Section: Research Program
The main challenge in the study of the non-hydrostatic model is to design a robust and efficient numerical scheme endowed with properties such as: positivity, wet/dry interfaces treatment, consistency. It has to be noticed that even if the non-hydrostatic model looks like an extension of the Saint-Venant system, most of the known techniques used in the hydrostatic case are not efficient as we recover strong difficulties encountered in incompressible fluid mechanics due to the extra pressure term. These difficulties are reinforced by the absence of viscous/dissipative terms.
Space decomposition and adaptive scheme
In the quest for a better balance between accuracy and efficiency, a strategy consists in the adaptation of models. Indeed, the systems of partial differential equations we consider result from a hierarchy of simplifying assumptions. However, some of these hypotheses may turn out to be irrelevant locally. The adaptation of models thus consists in determining areas where a simplified model (e.g. shallow water type) is valid and where it is not. In the latter case, we may go back to the “parent” model (e.g. Euler) in the corresponding area. This implies to know how to handle the coupling between the aforementioned models from both theoretical and numerical points of view. In particular, the numerical treatment of transmission conditions is a key point. It requires the estimation of characteristic values (Riemann invariant) which have to be determined according to the regime (torrential or fluvial).

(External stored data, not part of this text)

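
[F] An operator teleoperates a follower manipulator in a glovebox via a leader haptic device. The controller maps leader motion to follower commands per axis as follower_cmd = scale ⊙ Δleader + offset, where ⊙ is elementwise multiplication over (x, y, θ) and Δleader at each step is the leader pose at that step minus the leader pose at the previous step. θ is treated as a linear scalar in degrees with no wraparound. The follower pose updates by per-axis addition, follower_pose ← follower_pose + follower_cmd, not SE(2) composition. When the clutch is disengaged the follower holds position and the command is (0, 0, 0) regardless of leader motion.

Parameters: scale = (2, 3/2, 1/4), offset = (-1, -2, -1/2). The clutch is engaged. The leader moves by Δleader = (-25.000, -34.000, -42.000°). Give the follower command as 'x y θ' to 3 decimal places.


axis x: 2·-25.000 + -1 = -51.000
axis y: 3/2·-34.000 + -2 = -53.000
axis θ: 1/4·-42.000 + -1/2 = -11.000

-51.000 -53.000 -11.000


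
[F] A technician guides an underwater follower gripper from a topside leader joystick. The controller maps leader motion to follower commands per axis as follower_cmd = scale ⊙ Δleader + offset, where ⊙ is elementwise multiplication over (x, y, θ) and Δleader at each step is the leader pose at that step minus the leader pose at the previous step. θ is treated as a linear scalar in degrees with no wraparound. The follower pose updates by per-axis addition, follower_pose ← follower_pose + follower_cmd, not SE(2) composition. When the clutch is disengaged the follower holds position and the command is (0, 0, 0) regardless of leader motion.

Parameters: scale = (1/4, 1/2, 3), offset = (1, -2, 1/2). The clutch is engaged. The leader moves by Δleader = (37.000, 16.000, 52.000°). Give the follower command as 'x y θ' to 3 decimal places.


axis x: 1/4·37.000 + 1 = 10.250
axis y: 1/2·16.000 + -2 = 6.000
axis θ: 3·52.000 + 1/2 = 156.500

10.250 6.000 156.500


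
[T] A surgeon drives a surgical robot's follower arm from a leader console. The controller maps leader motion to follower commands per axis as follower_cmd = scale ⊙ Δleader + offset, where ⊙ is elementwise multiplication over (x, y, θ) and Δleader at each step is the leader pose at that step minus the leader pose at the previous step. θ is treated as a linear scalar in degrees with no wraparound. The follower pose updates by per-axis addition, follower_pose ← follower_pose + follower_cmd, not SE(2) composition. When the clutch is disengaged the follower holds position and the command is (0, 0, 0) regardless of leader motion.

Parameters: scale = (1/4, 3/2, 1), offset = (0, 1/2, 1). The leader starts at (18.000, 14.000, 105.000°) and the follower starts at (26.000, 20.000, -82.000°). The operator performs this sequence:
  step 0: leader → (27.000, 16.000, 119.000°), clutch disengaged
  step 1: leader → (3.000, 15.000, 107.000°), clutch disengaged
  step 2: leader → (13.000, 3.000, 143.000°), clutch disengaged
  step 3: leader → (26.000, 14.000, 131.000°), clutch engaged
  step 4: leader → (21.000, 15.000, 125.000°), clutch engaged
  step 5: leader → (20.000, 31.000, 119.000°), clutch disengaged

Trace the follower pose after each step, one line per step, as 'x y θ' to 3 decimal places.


step 0: Δleader=(9.000, 2.000, 14.000°), disengaged; cmd=(0,0,0) → follower holds at (26.000, 20.000, -82.000°)
step 1: Δleader=(-24.000, -1.000, -12.000°), disengaged; cmd=(0,0,0) → follower holds at (26.000, 20.000, -82.000°)
step 2: Δleader=(10.000, -12.000, 36.000°), disengaged; cmd=(0,0,0) → follower holds at (26.000, 20.000, -82.000°)
step 3: Δleader=(13.000, 11.000, -12.000°), engaged; cmd=(3.250, 17.000, -11.000°) → follower=(29.250, 37.000, -93.000°)
step 4: Δleader=(-5.000, 1.000, -6.000°), engaged; cmd=(-1.250, 2.000, -5.000°) → follower=(28.000, 39.000, -98.000°)
step 5: Δleader=(-1.000, 16.000, -6.000°), disengaged; cmd=(0,0,0) → follower holds at (28.000, 39.000, -98.000°)

26.000 20.000 -82.000
26.000 20.000 -82.000
26.000 20.000 -82.000
29.250 37.000 -93.000
28.000 39.000 -98.000
28.000 39.000 -98.000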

Asymptotic-Preserving scheme for source terms
The hydrodynamic models comprise advection and sources terms. The conservation of the balance between the source terms, typically viscosity and friction, has a significant impact since the overall flow is generally a perturbation around one equilibrium. The design of numerical schemes able to preserve such balances is a challenge from both theoretical and industrial points of view.The concept of Asymptotic-Preserving (AP) methods is of great interest in order to overcome these issues.

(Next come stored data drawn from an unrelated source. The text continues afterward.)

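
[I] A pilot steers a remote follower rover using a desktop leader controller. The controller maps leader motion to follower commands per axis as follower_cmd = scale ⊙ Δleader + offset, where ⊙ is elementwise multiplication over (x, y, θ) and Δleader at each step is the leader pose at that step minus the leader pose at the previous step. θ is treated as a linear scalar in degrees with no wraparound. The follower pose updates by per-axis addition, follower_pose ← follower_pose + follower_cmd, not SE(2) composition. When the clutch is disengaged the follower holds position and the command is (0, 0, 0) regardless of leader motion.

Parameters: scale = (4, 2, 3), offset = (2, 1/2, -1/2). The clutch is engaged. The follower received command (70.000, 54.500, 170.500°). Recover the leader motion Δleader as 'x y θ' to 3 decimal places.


axis x: (70.000 − 2) / (4) = 17.000
axis y: (54.500 − 1/2) / (2) = 27.000
axis θ: (170.500 − -1/2) / (3) = 57.000

17.000 27.000 57.000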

Another difficulty occurs when a term, typically related to the pressure, becomes very large compared to the order of magnitude of the velocity. At this regime, namely the so-called low Froude (shallow water) or low Mach (Euler) regimes, the difference between the speed of the potential waves and the physical velocity makes classical numerical schemes not efficient: firstly because of the error of truncation which is inversely proportional to the small parameters, secondly because of the time step governed by the largest speed of the potential wave. AP methods made a breakthrough in the numerical resolution of asymptotic perturbations of partial-differential equations concerning the first point. The second one can be fixed using partially implicit scheme.

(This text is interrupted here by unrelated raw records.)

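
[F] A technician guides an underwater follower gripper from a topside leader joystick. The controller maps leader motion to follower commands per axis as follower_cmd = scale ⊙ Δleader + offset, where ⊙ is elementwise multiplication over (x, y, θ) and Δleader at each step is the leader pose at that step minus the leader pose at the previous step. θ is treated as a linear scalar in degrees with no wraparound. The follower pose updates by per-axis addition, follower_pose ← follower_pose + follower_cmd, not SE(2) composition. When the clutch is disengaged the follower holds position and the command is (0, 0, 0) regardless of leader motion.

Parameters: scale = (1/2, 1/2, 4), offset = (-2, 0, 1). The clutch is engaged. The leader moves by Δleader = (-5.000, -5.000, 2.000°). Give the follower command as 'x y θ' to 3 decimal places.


axis x: 1/2·-5.000 + -2 = -4.500
axis y: 1/2·-5.000 + 0 = -2.500
axis θ: 4·2.000 + 1 = 9.000

-4.500 -2.500 9.000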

Coupling problems also arise within the fluid when it contains pollutants, density variations or biological species. For most situations, the interactions are small enough to use a splitting strategy and the classical numerical scheme for each sub-model, whether it be hydrodynamic or non-hydrodynamic.
The sediment transport raises interesting issues from a numerical aspect. This is an example of coupling between the flow and another phenomenon, namely the deformation of the bottom of the basin that can be carried out either by bed load where the sediment has its own velocity or suspended load in which the particles are mostly driven by the flow. This phenomenon involves different time scales and nonlinear retroactions; hence the need for accurate mechanical models and very robust numerical methods. In collaboration with industrial partners (EDF–LNHE), the team already works on the improvement of numerical methods for existing (mostly empirical) models but our aim is also to propose new (quite) simple models that contain important features and satisfy some basic mechanical requirements. The extension of our 3D models to the transport of weighted particles can also be here of great interest.
Numerical simulations are a very useful tool for the design of new processes, for instance in renewable energy or water decontamination. The optimization of the process according to a well-defined objective such as the production of energy or the evaluation of a pollutant concentration is the logical upcoming challenge in order to propose competitive solutions in industrial context. First of all, the set of parameters that have a significant impact on the result and on which we can act in practice is identified. Then the optimal parameters can be obtained using the numerical codes produced by the team to estimate the performance for a given set of parameters with an additional loop such as gradient descent or Monte Carlo method. The optimization is used in practice to determine the best profile for turbine pales, the best location for water turbine implantation, in particular for a farm.